Valentin sourit. Est-ce que j’ai vraiment fait sourire Valentin ? C’est irréel. Et pourtant.

« C'est aussi choquant que ça, que j'essaye de grandir un p'tit peu ? » me répond-il avant d’éclater de rire.

Je le fusille des yeux. On est dans une bibliothèque quand même ! Enfin, ça n’a pas l’air de le déranger puisqu’il continue aussitôt de parler.

« T'inquiètes pas pour ma santé, j'suis toujours OK pour te mettre une raclée quand tu veux. Non, j'déconnes, t'inquiètes! » Tu parles, c’est moi qui te mettrai une raclée la prochaine ! Quoi qu’avec son cursus… Hmm faudra que je reprenne l’entraînement un de ces quatres. « Bref, bref, bref. Moi j'vais bien, carrèment bien, même! J'ai rencontré une fille... J't'arrête tout de suite, c'est pas c'que tu crois! »

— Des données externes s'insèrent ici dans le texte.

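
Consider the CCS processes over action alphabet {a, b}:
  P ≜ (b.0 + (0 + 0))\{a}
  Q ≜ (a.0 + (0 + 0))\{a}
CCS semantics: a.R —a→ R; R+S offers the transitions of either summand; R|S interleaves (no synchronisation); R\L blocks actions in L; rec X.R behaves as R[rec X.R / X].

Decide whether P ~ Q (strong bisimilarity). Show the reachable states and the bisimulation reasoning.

not bisimilar

P's transition system — 2 states:
  p0 = (b.0 + (0 + 0))\{a} ⊢ --b--▸ p1
  p1 = 0\{a} ⊢ ·
Q's transition system — 1 states:
  q0 = (a.0 + (0 + 0))\{a} ⊢ ·
Partition-refinement fixed point:
  B0 = {p0}
  B1 = {p1, q0}
p0 ∈ B0, q0 ∈ B1 → different blocks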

Je monte le menton, un semblant de sourire aux lèvres. Ce n’est pas ce que je crois, hein ? Mais qu’est-ce que je crois au juste ? J’en sais rien. Je ne sais pas comment il est en couple, j’en ai rien à faire, j’espère juste qu’il ne vient pas me voir pour me parler de ses amourettes ou de ses conquêtes. Ça ne m’intéresse pas du tout, je préfère retourner à mes devoirs, clairement.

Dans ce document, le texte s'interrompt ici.